The South African government is holding discussions with a “second country” on what action to take following the murder of an aid worker in Afghanistan, a foreign affairs spokesman said on Monday.

“As soon as discussions are concluded with the second country we will advise the nation (South Africa) what course of action will be taken,” Ronnie Mamoepa said.

He said the government was aware that the victim, Gayle Williams, had dual South African and British citizenship.

“We are aware that she had dual citizenship and we are in contact with the second country with regard to this matter.”

Mamoepa would not confirm the “second country’s” identity. The South African government extended its condolences to the bereaved family.

Earlier the British Press Association reported that Williams was apparently murdered because she was a Christian, She was shot dead by gunmen on a motorcycle as she walked to work in the capital, Kabul, about 8am local time on Monday morning.

She was a volunteer with British-registered Christian charity Serve Afghanistan, which primarily works with disabled people in the war-torn country.

The Taliban claimed responsibility for the shooting, saying Williams was killed because she was spreading Christianity.

But Mike Lyth, the Carlisle-based chairman of Serve Afghanistan’s board, rejected this explanation.
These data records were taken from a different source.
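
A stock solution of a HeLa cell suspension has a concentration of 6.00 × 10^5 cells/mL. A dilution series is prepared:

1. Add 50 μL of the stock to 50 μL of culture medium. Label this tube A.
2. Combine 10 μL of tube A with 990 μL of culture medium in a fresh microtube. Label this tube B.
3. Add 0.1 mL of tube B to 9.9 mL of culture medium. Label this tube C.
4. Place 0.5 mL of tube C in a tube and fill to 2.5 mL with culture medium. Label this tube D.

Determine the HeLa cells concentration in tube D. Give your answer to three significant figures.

6.00 cells/mL

Step 1: 50 μL + 50 μL = 100 μL total → factor 100/50 = 2
Step 2: 10 μL + 990 μL = 1000 μL total → factor 1000/10 = 100
Step 3: 0.1 mL + 9.9 mL = 10 mL total → factor 10/0.1 = 100
Step 4: 0.5 mL brought to 2.5 mL → factor 2.5/0.5 = 5
Overall dilution factor = 2 × 100 × 100 × 5 = 1 × 10^5
Final = 6.00 × 10^5 cells/mL / 1 × 10^5 = 6.00 cells/mL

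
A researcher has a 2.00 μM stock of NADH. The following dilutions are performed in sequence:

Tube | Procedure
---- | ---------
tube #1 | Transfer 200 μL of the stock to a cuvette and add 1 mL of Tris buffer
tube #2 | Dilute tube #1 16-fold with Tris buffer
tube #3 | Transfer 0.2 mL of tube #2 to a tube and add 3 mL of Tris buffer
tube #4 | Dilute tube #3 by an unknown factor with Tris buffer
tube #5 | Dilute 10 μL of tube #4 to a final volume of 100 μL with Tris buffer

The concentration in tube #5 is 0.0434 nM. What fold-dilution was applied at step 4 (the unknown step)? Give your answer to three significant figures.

Step 1: 200 μL + 1 mL = 1200 μL total → factor 1200/200 = 6
Step 2: 16-fold → factor 16
Step 3: 0.2 mL + 3 mL = 3.2 mL total → factor 3.2/0.2 = 16
Step 4: unknown factor x
Step 5: 10 μL brought to 100 μL → factor 100/10 = 10
Product of known-step factors = 15360
Overall factor = 2.00 μM / (0.0434 nM) = 46083
x = 46083 / 15360 = 3.00

3.00-fold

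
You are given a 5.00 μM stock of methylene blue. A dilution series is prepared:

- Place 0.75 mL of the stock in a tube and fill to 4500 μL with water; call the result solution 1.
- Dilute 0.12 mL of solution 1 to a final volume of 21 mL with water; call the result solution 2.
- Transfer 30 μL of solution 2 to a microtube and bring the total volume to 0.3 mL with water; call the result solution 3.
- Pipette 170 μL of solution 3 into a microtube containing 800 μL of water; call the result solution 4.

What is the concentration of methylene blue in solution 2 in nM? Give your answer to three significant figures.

4.76 nM

Step 1: 0.75 mL brought to 4500 μL → factor 4.5/0.75 = 6
Step 2: 0.12 mL brought to 21 mL → factor 21/0.12 = 175
Dilution factor through solution 2 = 6 × 175 = 1050
[solution 2] = 5.00 μM / 1050 = 0.004762 μM = 4.76 nM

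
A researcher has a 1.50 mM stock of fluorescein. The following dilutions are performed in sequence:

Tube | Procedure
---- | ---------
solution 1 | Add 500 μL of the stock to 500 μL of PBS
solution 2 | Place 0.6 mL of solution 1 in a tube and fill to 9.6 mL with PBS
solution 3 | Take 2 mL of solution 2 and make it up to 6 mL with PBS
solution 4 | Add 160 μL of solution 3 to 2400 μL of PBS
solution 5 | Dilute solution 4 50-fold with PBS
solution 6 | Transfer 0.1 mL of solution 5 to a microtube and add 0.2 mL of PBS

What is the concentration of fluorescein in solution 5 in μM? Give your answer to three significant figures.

0.0195 μM

Step 1: 500 μL + 500 μL = 1000 μL total → factor 1000/500 = 2
Step 2: 0.6 mL brought to 9.6 mL → factor 9.6/0.6 = 16
Step 3: 2 mL brought to 6 mL → factor 6/2 = 3
Step 4: 160 μL + 2400 μL = 2560 μL total → factor 2560/160 = 16
Step 5: 50-fold → factor 50
Dilution factor through solution 5 = 2 × 16 × 3 × 16 × 50 = 76800
[solution 5] = 1.50 mM / 76800 = 1.953 × 10^-5 mM = 0.0195 μM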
“They will make any excuse. They probably saw there was a Christian organisation operating in Kabul and thought, ‘this is how we can kill it’. We are Christians — that is what gives us the motivation to go into a dangerous and difficult country to try to help. But she was not involved in proselytisation.”
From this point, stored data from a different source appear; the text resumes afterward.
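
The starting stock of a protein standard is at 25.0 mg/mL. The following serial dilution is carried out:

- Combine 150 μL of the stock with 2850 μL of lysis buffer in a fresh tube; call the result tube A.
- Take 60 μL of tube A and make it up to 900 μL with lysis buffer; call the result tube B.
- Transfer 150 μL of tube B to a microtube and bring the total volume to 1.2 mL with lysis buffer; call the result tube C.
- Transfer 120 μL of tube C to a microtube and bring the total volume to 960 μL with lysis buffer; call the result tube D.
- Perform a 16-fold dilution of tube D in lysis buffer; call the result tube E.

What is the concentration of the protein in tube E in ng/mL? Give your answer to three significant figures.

Step 1: 150 μL + 2850 μL = 3000 μL total → factor 3000/150 = 20
Step 2: 60 μL brought to 900 μL → factor 900/60 = 15
Step 3: 150 μL brought to 1.2 mL → factor 1200/150 = 8
Step 4: 120 μL brought to 960 μL → factor 960/120 = 8
Step 5: 16-fold → factor 16
Overall dilution factor = 20 × 15 × 8 × 8 × 16 = 3.072 × 10^5
Final = 25.0 mg/mL / 3.072 × 10^5 = 8.138 × 10^-5 mg/mL = 81.4 ng/mL

81.4 ng/mL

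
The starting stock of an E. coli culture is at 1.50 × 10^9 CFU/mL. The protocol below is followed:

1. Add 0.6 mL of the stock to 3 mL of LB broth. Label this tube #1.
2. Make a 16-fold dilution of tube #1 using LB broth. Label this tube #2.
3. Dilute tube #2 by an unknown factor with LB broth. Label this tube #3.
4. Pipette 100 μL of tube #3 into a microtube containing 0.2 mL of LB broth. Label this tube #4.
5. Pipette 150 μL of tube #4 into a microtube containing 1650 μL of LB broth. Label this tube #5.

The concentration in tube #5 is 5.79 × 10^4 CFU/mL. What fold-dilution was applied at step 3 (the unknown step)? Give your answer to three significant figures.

7.50-fold

Step 1: 0.6 mL + 3 mL = 3.6 mL total → factor 3.6/0.6 = 6
Step 2: 16-fold → factor 16
Step 3: unknown factor x
Step 4: 100 μL + 0.2 mL = 300 μL total → factor 300/100 = 3
Step 5: 150 μL + 1650 μL = 1800 μL total → factor 1800/150 = 12
Product of known-step factors = 3456
Overall factor = 1.50 × 10^9 CFU/mL / (5.79 × 10^4 CFU/mL) = 25907
x = 25907 / 3456 = 7.50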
Lyth described Williams as a “lovely girl”, adding: “She was the life and soul of the party, a great adventurer. She will be sorely missed — a great girl.”

Afghan interior ministry spokesman Zemeri Bashary said the killers shot Williams in the body and leg with a pistol.
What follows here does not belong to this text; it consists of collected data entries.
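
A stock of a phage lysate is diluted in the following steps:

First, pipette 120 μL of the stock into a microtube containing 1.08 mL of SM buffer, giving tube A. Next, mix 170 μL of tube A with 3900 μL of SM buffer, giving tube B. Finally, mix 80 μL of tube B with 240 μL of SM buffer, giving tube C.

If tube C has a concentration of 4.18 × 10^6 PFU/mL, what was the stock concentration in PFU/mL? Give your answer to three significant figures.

4.00 × 10^9 PFU/mL

Step 1: 120 μL + 1.08 mL = 1200 μL total → factor 1200/120 = 10
Step 2: 170 μL + 3900 μL = 4070 μL total → factor 4070/170 = 23.941
Step 3: 80 μL + 240 μL = 320 μL total → factor 320/80 = 4
Overall dilution factor = 10 × 23.941 × 4 = 957.65
Stock = 4.18 × 10^6 PFU/mL × 957.65 = 4.00 × 10^9 PFU/mL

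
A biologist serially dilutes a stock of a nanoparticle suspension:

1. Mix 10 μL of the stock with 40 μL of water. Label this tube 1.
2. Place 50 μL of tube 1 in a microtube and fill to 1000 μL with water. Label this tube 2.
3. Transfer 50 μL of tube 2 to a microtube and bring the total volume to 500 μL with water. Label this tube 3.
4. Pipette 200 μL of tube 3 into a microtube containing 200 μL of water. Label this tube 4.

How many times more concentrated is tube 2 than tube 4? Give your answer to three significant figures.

Step 1: 10 μL + 40 μL = 50 μL total → factor 50/10 = 5
Step 2: 50 μL brought to 1000 μL → factor 1000/50 = 20
Step 3: 50 μL brought to 500 μL → factor 500/50 = 10
Step 4: 200 μL + 200 μL = 400 μL total → factor 400/200 = 2
Dilution factor to tube 2 = 100; to tube 4 = 2000
[tube 2]/[tube 4] = (factor to tube 4)/(factor to tube 2) = 2000/100 = 20.0

20.0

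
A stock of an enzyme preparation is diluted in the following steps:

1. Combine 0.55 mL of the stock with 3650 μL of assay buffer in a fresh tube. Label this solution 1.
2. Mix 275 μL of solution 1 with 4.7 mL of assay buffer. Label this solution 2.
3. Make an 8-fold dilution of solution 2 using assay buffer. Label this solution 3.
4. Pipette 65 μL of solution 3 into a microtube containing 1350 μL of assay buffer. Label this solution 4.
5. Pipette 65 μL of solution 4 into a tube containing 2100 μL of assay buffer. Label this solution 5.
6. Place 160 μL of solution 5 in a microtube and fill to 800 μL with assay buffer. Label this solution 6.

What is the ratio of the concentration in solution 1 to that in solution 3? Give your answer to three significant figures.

Step 1: 0.55 mL + 3650 μL = 4.2 mL total → factor 4.2/0.55 = 7.6364
Step 2: 275 μL + 4.7 mL = 4975 μL total → factor 4975/275 = 18.091
Step 3: 8-fold → factor 8
Dilution factor to solution 1 = 7.6364; to solution 3 = 1105.2
[solution 1]/[solution 3] = (factor to solution 3)/(factor to solution 1) = 1105.2/7.6364 = 145

145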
Lyth said: “She was walking to work… at 8am local time. “She was almost at the office when a couple of guys jumped off a motorcycle with some kind of weapon and shot her. She was dead almost immediately.

“One of our staff came on the scene fairly soon afterwards and found her dead. Now they are trying to live with the consequences of that. We are in deep shock about it all because we knew her very well.”

Williams, who was in her mid-30s, had been working for Serve Afghanistan for about two years and was considered an experienced and careful member of staff.

She was previously based in the southern Afghan city of Kandahar but was pulled out when it became too dangerous.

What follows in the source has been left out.